The organization best suited to practically train and deploy next-gen AI in the enterprise will be the contact center and service teams. This is because the service team has the following four key characteristics:

  1. Data: Every service team sits on a massive repository of product documentation, support processes, support transcripts, and support imagery (photos and videos), and data on the issue (case summaries) and resolution data. Furthermore, ongoing customer and human-agent interactions supply a never-ending fresh data source.
  2. Business Need: Service teams face ongoing staffing shortages and training challenges.
  3. Use Case Fit: Service teams face a high rate of repeatable issues that can be more easily identified and resolved.
  4. User Interest: An internal pool of users (support agents) with tight resolution time and resolution rate metrics.

The Technology is Nearly Ready.

A growing crop of technology providers (disclaimer: I work for one) are introducing AI and other automation solutions to extract and generate highly accurate AI models based on the textual and visual data organically created by service teams' everyday operations. In other words, this new crop of technology is self-generating the AI models needed for service automation simply by monitoring teams' normative operations.
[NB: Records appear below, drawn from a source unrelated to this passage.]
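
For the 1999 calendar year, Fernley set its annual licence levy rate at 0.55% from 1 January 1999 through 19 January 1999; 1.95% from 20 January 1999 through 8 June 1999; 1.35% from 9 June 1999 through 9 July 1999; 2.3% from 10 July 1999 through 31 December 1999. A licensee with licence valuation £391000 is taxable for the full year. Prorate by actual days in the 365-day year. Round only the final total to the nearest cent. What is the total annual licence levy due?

£7796.43

1 January – 19 January 1999: 19 days at 0.55% → £391000 × 0.55% × 19/365 = £111.9438
20 January – 8 June 1999: 140 days at 1.95% → £391000 × 1.95% × 140/365 = £2924.4658
9 June – 9 July 1999: 31 days at 1.35% → £391000 × 1.35% × 31/365 = £448.3110
10 July – 31 December 1999: 175 days at 2.3% → £391000 × 2.3% × 175/365 = £4311.7123
Total = £7796.4329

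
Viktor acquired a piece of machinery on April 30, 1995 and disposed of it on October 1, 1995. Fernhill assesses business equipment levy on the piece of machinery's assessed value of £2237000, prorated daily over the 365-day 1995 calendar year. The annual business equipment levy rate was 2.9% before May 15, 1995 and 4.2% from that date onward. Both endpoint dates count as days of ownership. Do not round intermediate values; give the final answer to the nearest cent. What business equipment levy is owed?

£38703.16

April 30 – May 14, 1995: 15 days at 2.9% → £2237000 × 2.9% × 15/365 = £2666.0137
May 15 – October 1, 1995: 140 days at 4.2% → £2237000 × 4.2% × 140/365 = £36037.1507
Total = £38703.1644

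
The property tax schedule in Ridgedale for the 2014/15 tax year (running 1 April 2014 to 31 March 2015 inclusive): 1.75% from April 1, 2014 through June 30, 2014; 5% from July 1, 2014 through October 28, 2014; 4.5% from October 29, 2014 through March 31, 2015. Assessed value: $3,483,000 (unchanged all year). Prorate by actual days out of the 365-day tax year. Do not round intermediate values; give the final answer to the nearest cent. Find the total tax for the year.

$138,580.46

April 1 – June 30, 2014: 91 days at 1.75% → $3,483,000 × 1.75% × 91/365 = $15,196.3767
July 1 – October 28, 2014: 120 days at 5% → $3,483,000 × 5% × 120/365 = $57,254.7945
October 29, 2014 – March 31, 2015: 154 days at 4.5% → $3,483,000 × 4.5% × 154/365 = $66,129.2877
Total = $138,580.4589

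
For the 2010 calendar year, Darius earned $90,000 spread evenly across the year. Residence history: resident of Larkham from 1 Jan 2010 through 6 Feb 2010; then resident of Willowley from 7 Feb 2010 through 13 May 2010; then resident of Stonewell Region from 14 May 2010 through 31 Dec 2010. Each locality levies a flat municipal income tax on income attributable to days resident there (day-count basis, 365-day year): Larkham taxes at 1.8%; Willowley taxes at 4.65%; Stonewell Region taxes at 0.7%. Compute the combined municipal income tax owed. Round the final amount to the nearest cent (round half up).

Larkham, 1 Jan – 6 Feb 2010: 37 days → $90,000 × 1.8% × 37/365 = $164.2192
Willowley, 7 Feb – 13 May 2010: 96 days → $90,000 × 4.65% × 96/365 = $1,100.7123
Stonewell Region, 14 May – 31 Dec 2010: 232 days → $90,000 × 0.7% × 232/365 = $400.4384
Total = $1,665.3699

$1,665.37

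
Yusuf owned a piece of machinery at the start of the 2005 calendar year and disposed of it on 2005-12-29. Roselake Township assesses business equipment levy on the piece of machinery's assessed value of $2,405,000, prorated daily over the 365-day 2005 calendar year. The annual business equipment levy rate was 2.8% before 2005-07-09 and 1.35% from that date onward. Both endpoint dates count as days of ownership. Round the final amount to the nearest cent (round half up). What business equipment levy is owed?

2005-01-01 to 2005-07-08: 189 days at 2.8% → $2,405,000 × 2.8% × 189/365 = $34,869.2055
2005-07-09 to 2005-12-29: 174 days at 1.35% → $2,405,000 × 1.35% × 174/365 = $15,477.6575
Total = $50,346.8630

$50,346.86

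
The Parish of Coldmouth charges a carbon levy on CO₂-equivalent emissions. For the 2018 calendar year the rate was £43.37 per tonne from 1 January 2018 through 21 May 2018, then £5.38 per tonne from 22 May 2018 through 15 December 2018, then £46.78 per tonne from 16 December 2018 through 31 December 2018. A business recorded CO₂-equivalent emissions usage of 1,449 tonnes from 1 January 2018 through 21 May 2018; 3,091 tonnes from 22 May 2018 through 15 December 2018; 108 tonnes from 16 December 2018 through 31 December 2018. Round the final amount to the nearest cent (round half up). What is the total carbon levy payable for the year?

1 January – 21 May 2018: 1,449 tonnes at £43.37/tonne → £62843.13
22 May – 15 December 2018: 3,091 tonnes at £5.38/tonne → £16629.58
16 December – 31 December 2018: 108 tonnes at £46.78/tonne → £5052.24

£84524.95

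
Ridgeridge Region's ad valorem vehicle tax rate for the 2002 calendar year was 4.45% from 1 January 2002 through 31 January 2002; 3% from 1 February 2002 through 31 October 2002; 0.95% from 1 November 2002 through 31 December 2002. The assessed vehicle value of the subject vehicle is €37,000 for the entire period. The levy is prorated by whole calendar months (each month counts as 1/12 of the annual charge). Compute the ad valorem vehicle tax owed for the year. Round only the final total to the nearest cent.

€1,028.29

1 January – 31 January 2002: 1 month at 4.45% → €37,000 × 4.45% × 1/12 = €137.2083
1 February – 31 October 2002: 9 months at 3% → €37,000 × 3% × 9/12 = €832.5000
1 November – 31 December 2002: 2 months at 0.95% → €37,000 × 0.95% × 2/12 = €58.5833
Total = €1,028.2917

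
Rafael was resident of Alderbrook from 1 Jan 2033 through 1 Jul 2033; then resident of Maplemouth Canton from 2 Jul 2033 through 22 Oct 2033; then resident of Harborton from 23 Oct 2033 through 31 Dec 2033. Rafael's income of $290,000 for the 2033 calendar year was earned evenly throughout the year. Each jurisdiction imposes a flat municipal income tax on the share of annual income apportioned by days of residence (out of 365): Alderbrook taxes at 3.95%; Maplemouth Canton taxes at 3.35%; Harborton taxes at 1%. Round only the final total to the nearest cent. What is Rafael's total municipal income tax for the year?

Alderbrook, 1 Jan – 1 Jul 2033: 182 days → $290,000 × 3.95% × 182/365 = $5,711.8082
Maplemouth Canton, 2 Jul – 22 Oct 2033: 113 days → $290,000 × 3.35% × 113/365 = $3,007.6575
Harborton, 23 Oct – 31 Dec 2033: 70 days → $290,000 × 1% × 70/365 = $556.1644
Total = $9,275.6301

$9,275.63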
Unlike many early examples of generative AI, service automation requires AI that can understand, diagnose, and guide customers. This will yield a new crop of multimodal and multisensory AI solutions capable of blending text, voice, and visual inputs and outputs for a truly natural user interaction across every touchpoint and channel.

Once a particular AI model is developed, it must be thoroughly tested and tuned. Once again, the service organization is uniquely suited to this task. Support agents have the user incentive required to adopt AI assistance technology: their own performance metrics. Agents are measured by time to resolution and resolution rates, both of which require knowledge and skills well-suited to AI assistance. As agents interact with AI assistance technology, they provide valuable signals to the automation provider. This closed learning loop enables continuous, largely automated improvement.

Like many technological advances, AI will undoubtedly shift the traditional role of the contact center agent. This shift will not occur overnight nor spell the end of this $500 billion global industry. Like most innovations, changes will start slowly at first, building experience, expertise, and momentum.

Over the coming 12-24 months, technologies like generative AI across text, voice, and visuals, coupled with the closed learning loop within internal environments like the service organization, will yield increasingly mature AI automation. Some teams will find that AI automation is particularly well-suited to some challenges but not others. There will likely be scenarios where AI cannot technically provide satisfactory automation. Similarly, there are scenarios in which customers require empathy, creativity, or trust that only humans can provide.

Generative AI isn't yet here for most enterprise leaders, but it will break through in the next few months. As you take your first steps toward this transformative future, start with what you know best; your team, products, services, and customers. In an innovation market thirsty for data and resources, customer service has never looked toward a more promising future.

Jon Burg is vice president of strategy at TechSee, a pioneer in the emerging field of multisensory generative artificial intelligence for service organizations. Prior to TechSee, he led strategy and product marketing at multiple companies including Bringg, AppsFlyer, and Conduit.